Ajoute des preuves tangibles quand possible : captures d'écran de contenus réécrits, export du fichier de désaveu, liste d'URLs supprimées ou redirigées. La transparence factuelle accélère le traitement et réduit les allers-retours. Un reviewer qui doit chercher lui-même les preuves de correction a plus de chances de rejeter par précaution.

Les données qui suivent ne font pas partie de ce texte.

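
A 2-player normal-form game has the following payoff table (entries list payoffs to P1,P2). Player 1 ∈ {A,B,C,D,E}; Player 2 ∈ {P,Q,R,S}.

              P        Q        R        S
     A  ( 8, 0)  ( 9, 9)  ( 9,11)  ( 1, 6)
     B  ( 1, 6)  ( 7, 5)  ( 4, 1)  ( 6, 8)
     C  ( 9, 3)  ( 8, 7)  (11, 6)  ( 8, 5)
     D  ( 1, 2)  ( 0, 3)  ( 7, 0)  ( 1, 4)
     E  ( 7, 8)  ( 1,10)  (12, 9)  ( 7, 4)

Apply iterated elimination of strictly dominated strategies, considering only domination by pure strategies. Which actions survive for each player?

P1 drop B (C beats it: P:9>1 Q:8>7 R:11>4 S:8>6)
P1 drop D (C beats it: P:9>1 Q:8>0 R:11>7 S:8>1)
P2 drop P (Q beats it: A:9>0 C:7>3 E:10>8)
P2 drop S (Q beats it: A:9>6 C:7>5 E:10>4)
P1→{A,C,E} P2→{Q,R}

Remaining: P1:{A,C,E} P2:{Q,R}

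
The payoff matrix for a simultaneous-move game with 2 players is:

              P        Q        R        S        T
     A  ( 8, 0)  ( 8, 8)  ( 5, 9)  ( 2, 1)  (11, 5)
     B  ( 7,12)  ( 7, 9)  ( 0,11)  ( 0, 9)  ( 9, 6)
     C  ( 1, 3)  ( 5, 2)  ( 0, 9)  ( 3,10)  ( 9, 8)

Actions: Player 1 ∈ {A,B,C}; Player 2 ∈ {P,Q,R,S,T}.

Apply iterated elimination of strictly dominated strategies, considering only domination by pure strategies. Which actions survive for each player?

P1 drop B (A beats it: P:8>7 Q:8>7 R:5>0 S:2>0 T:11>9)
P2 drop P (R beats it: A:9>0 C:9>3)
P2 drop Q (R beats it: A:9>8 C:9>2)
P2 drop T (R beats it: A:9>5 C:9>8)
P1→{A,C} P2→{R,S}

Remaining: P1:{A,C} P2:{R,S}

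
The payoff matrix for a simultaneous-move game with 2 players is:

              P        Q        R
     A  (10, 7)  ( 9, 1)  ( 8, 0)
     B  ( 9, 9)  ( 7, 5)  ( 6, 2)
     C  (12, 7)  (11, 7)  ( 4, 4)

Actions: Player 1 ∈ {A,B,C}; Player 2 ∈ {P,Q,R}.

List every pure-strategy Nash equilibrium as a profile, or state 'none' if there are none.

(A,P): not NE [P1→C gives 12>10]
(A,Q): not NE [P1→C gives 11>9; P2→P gives 7>1]
(A,R): not NE [P2→P gives 7>0]
(B,P): not NE [P1→C gives 12>9]
(B,Q): not NE [P1→C gives 11>7; P2→P gives 9>5]
(B,R): not NE [P1→A gives 8>6; P2→P gives 9>2]
(C,P): NE
(C,Q): NE
(C,R): not NE [P1→A gives 8>4; P2→Q gives 7>4]

NE set: (C,P), (C,Q)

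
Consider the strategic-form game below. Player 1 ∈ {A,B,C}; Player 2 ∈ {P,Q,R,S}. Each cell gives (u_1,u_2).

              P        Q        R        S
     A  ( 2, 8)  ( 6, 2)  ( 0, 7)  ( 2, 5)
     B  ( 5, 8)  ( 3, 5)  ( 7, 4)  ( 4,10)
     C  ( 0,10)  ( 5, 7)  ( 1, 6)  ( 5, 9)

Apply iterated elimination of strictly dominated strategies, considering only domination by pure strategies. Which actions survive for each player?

IESDS → P1:{B,C} P2:{P,S}

P2 drop Q (P beats it: A:8>2 B:8>5 C:10>7)
P1 drop A (B beats it: P:5>2 R:7>0 S:4>2)
P2 drop R (P beats it: B:8>4 C:10>6)
P1→{B,C} P2→{P,S}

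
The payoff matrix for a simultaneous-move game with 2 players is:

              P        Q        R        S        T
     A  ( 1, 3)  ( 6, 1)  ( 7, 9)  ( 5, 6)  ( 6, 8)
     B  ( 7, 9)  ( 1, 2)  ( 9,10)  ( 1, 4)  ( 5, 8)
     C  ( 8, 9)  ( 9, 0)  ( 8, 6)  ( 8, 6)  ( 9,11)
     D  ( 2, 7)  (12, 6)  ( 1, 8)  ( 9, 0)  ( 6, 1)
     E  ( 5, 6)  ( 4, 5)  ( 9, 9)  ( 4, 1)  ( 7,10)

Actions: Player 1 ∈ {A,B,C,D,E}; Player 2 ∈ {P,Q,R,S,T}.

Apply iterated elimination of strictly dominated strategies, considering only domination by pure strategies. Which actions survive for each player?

P1 drop A (C beats it: P:8>1 Q:9>6 R:8>7 S:8>5 T:9>6)
P2 drop Q (P beats it: B:9>2 C:9>0 D:7>6 E:6>5)
P2 drop S (P beats it: B:9>4 C:9>6 D:7>0 E:6>1)
P1 drop D (C beats it: P:8>2 R:8>1 T:9>6)
P1→{B,C,E} P2→{P,R,T}

IESDS → P1:{B,C,E} P2:{P,R,T}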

  • Auditer l'intégralité du site pour identifier tous les problèmes, pas seulement les exemples notifiés
  • Documenter chaque correction dans un tableur : URL, problème, action, statut, date
  • Attendre au minimum 4 semaines après soumission d'un fichier de désaveu avant de demander le réexamen
  • Rédiger une demande factuelle avec preuves : nombres précis, URLs, captures d'écran
  • Vérifier que les corrections sont bien indexées par Google (commande site:) avant de soumettre
  • Prévoir un délai de réponse de 7 à 21 jours après soumission selon la complexité du site
La gestion d'une pénalité manuelle exige rigueur et exhaustivité. Diagnostiquer, corriger intégralement, documenter, puis soumettre une seule demande solide : cette séquence non négociable évite les rejets successifs qui allongent dramatiquement le retour à la normale. Ces processus d'audit et de correction massive peuvent rapidement devenir complexes et chronophages, particulièrement sur des sites de grande taille ou avec un historique de liens opaque. Faire appel à une agence SEO spécialisée dans la gestion de pénalités permet de bénéficier d'une méthodologie éprouvée, d'outils professionnels d'analyse de backlinks et d'une expérience terrain des critères de validation Google, ce qui maximise les chances de levée rapide de la sanction.

❓ Questions frequentes

Combien de temps faut-il attendre avant de soumettre une demande de réexamen après avoir corrigé les problèmes ?
Il n'y a pas de délai minimum imposé par Google, mais il faut s'assurer que les corrections soient indexées. Pour un fichier de désaveu, attendre au minimum 4 semaines. Pour des modifications de contenu, vérifier via Search Console que les pages mises à jour sont bien réindexées avant de soumettre.
Peut-on soumettre plusieurs demandes de réexamen successives si la première est rejetée ?
Oui, mais chaque rejet allonge les délais de traitement. Google examine chaque nouvelle demande manuellement. Multiplier les soumissions sans correction substantielle entre chaque tentative risque de créer une méfiance accrue et de ralentir encore le processus.
Google fournit-il une liste complète des URLs ou liens problématiques dans la notification de pénalité ?
Non, Google fournit généralement des exemples représentatifs, pas une liste exhaustive. C'est au webmaster d'auditer l'intégralité du site pour identifier tous les problèmes du même type. Se limiter aux exemples fournis mène quasi systématiquement à un rejet de la demande de réexamen.
Quelle différence entre une pénalité manuelle et une baisse de positions due à un changement d'algorithme ?
Une pénalité manuelle apparaît dans la section Actions Manuelles de la Search Console et nécessite une demande de réexamen pour être levée. Une baisse algorithmique n'apparaît pas dans la Search Console et se corrige en améliorant la conformité aux critères de qualité, sans processus de réexamen formel.
Combien de temps Google met-il pour traiter une demande de réexamen ?
Le délai varie de quelques jours à plusieurs semaines selon la complexité du site et le volume de demandes en attente. En moyenne, compter 7 à 14 jours pour un site de taille moyenne. Les sites complexes ou les cas ambigus peuvent prendre 3 à 4 semaines.